Читаем Статьи полностью

Несмотря на эту радикальную надежду, Льюиса часто называют религиозным консерватором из-за серьезности, с которой он принимает традиционные, но в данный момент непопулярные доктрины такие, как рай и ад и существование дьявола. Некоторые полагают, что она — Льюисовское выражение склонности к фантазии и род извращенного желания (принятие желаемого за действительное), привлекающие его к этим догмам, другие называют ее просто «определенным болезненно-скрытым ликованием при отстаивании старомодной и непопулярной позиции» (эти слова из провокационной книги Алана Ватта «Смотри: Дух») Но она ни то и ни другое, она «объективность. Там, где мы сталкиваемся с трудностями, мы всегда можем рассчитывать на встречу с открытием. Там, где есть маска, мы надеемся на игру» («Отражение в псалмах»). Льюис скорее пытается выяснить, чем истолковать в благоприятную сторону, замалчивая недостатки, те аспекты христианских утверждений, которые кажутся наиболее невероятными, отталкивающими или удивительными, потому что он достаточно непредубежден, чтобы хотеть знать и желать скорее видоизменения, чем просто подтверждения своих предыдущих мнений. Вот одна из причин, почему читатели находят его утомительным. Каждый хвалит непредубежденность и готовность к пересмотру собственного мнения, но когда Льюис пересматривает атеизм на христианство, пантеизм на теизм, «христианство на водичке» на «просто христианство» по достаточно объективным причинам, и его личность тем временем «брыкается и борется», — это называют принятием желаемого за действительное и теологичесикм догматизмом! Непредубежденность часто кажется улицей с односторонним движением.

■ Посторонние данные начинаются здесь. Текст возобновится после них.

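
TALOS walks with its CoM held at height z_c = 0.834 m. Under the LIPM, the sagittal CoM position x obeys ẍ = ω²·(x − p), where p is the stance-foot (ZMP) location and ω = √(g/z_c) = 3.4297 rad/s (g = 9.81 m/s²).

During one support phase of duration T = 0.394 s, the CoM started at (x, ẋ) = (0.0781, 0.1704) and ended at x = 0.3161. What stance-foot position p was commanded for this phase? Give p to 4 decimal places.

ωT = 3.4297·0.394 = 1.351302; cosh(ωT) = 2.060677, sinh(ωT) = 1.801774
x(T) = p + (x₀−p)·cosh(ωT) + (ẋ₀/ω)·sinh(ωT) ⇒ p·(1 − cosh) = x(T) − x₀·cosh − (ẋ₀/ω)·sinh
numerator   = 0.3161 − (0.0781)·2.060677 − (0.1704/3.4297)·1.801774 = 0.065642
denominator = 1 − 2.060677 = -1.060677
p = 0.065642 / -1.060677 = -0.0619

p = -0.0619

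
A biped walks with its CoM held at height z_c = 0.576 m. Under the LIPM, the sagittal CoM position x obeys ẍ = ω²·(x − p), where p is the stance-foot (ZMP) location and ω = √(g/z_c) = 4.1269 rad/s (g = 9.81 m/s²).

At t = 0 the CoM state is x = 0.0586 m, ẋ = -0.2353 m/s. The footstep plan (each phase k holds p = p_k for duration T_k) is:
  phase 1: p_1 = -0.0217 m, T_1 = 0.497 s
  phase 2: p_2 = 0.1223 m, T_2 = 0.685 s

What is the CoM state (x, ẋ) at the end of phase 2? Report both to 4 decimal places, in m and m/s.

x = 0.4316, ẋ = 1.3073

phase 1: p=-0.0217, T=0.497, ωT=2.051069, cosh=3.952405, sinh=3.823807; start (x,ẋ)=(0.058600, -0.235300) → end (x,ẋ)=(0.077659, 0.337171)
phase 2: p=0.1223, T=0.685, ωT=2.826927, cosh=8.476327, sinh=8.417132; start (x,ẋ)=(0.077659, 0.337171) → end (x,ẋ)=(0.431597, 1.307301)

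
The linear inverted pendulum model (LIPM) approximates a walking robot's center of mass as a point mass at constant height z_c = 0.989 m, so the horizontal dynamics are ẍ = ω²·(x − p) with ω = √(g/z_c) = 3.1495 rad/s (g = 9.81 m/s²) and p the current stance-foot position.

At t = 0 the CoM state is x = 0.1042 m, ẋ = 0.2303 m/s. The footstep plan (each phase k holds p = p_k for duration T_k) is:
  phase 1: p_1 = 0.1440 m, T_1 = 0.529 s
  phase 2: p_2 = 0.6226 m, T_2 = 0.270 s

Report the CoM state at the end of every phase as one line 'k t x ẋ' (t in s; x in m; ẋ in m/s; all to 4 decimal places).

1 0.5290 0.2215 0.3113
2 0.7990 0.1621 -0.7777

phase 1: p=0.1440, T=0.529, ωT=1.666086, cosh=2.740200, sinh=2.551214; start (x,ẋ)=(0.104200, 0.230300) → end (x,ẋ)=(0.221492, 0.311273)
phase 2: p=0.6226, T=0.270, ωT=0.850365, cosh=1.383880, sinh=0.956621; start (x,ẋ)=(0.221492, 0.311273) → end (x,ẋ)=(0.162060, -0.777726)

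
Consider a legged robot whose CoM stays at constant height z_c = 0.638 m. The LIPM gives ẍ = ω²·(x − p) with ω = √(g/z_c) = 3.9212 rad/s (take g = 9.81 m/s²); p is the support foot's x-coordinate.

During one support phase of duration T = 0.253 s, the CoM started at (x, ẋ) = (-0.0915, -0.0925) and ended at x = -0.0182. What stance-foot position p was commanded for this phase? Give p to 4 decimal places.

p = -0.2802

ωT = 3.9212·0.253 = 0.992064; cosh(ωT) = 1.533802, sinh(ωT) = 1.162992
x(T) = p + (x₀−p)·cosh(ωT) + (ẋ₀/ω)·sinh(ωT) ⇒ p·(1 − cosh) = x(T) − x₀·cosh − (ẋ₀/ω)·sinh
numerator   = -0.0182 − (-0.0915)·1.533802 − (-0.0925/3.9212)·1.162992 = 0.149578
denominator = 1 − 1.533802 = -0.533802
p = 0.149578 / -0.533802 = -0.2802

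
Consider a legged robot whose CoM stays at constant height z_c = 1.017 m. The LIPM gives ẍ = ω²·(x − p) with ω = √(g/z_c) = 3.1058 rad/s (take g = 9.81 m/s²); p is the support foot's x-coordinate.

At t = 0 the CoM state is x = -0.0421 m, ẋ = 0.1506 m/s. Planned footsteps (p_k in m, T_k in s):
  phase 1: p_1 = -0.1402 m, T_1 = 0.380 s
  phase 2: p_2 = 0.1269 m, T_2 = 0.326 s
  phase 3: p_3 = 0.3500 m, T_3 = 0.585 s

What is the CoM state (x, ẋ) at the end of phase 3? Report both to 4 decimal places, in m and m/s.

phase 1: p=-0.1402, T=0.380, ωT=1.180204, cosh=1.781127, sinh=1.473911; start (x,ẋ)=(-0.042100, 0.150600) → end (x,ẋ)=(0.105998, 0.717307)
phase 2: p=0.1269, T=0.326, ωT=1.012491, cosh=1.557881, sinh=1.194568; start (x,ẋ)=(0.105998, 0.717307) → end (x,ẋ)=(0.370232, 1.039933)
phase 3: p=0.3500, T=0.585, ωT=1.816893, cosh=3.157621, sinh=2.995091; start (x,ẋ)=(0.370232, 1.039933) → end (x,ẋ)=(1.416748, 3.471915)

x = 1.4167, ẋ = 3.4719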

            Наиболее непопулярная доктрина в христианстве — определенно, ад. Хотя Льюис, как и все здравомыслящие люди считает, что ад «отвратителен» и «нестерпим», и признается: «Я бы заплатил любую цену, чтобы иметь право сказать честно: «Все будут спасены», — он находит необходимым добавить:

«Но мой разум возражает мне: без их желания или с ним? Если я говорю: «Без их желания», — я сразу ощущаю противоречие: как может высший добровольный акт самоотречения быть недобровольным? Если счастье существа заключается в самоотречении, никто не может осуществить этот самоотказ, кроме него самого (хотя многое может помочь ему сделать это), и он может отказаться… Если я говорю: «С их желанием», — мой разум отвечает: «Как, если они не будут уступать?» («Страдание»)

            Есть, однако, смягчающие моменты, которые делают доктрину почти терпимой. Хотя христианство настаивает на существовании ада, мы вольны истолковывать его природу как нечто совершенно отличное от огня или серы:

Мы, следовательно, свободны — так как эти две концепции, в ходе развития, подразумевают одно и то же — думать о вечных муках не как о приговоре, навязанном человеку, но как о простом факте человеческого бытия, каким он и является.

Помните, в притче, спасенные идут в место, приготовленное для них, тогда как осужденные идут в место, никогда вообще не предназначавшиеся для человека. Войти в рай — значит стать более человечным, чем Вам когда-либо удавалось в земном существовании, войти в ад — значит быть изгнанным из человечества. То, что было брошено (или бросилось само) в ад — не является человеком: это «останки».

Характерная черта потерянных душ — их отказ от всего, что не является просто ими самими. Наш мнимый эгоцентрист пытается превратить все, что он встречает, в часть или придаток самого себя. Склонность к другому, которая и является той самой способностью наслаждаться добром, охладевает в них, за исключением некоторого рудиментарного контакта с внешним миром, в который тело все еще втягивается. Смерть уничтожает этот последний контакт. У него есть желание — жить целиком в самом себе и использовать наилучшим образом то, что он там находит. А находит он там — ад. (Там же).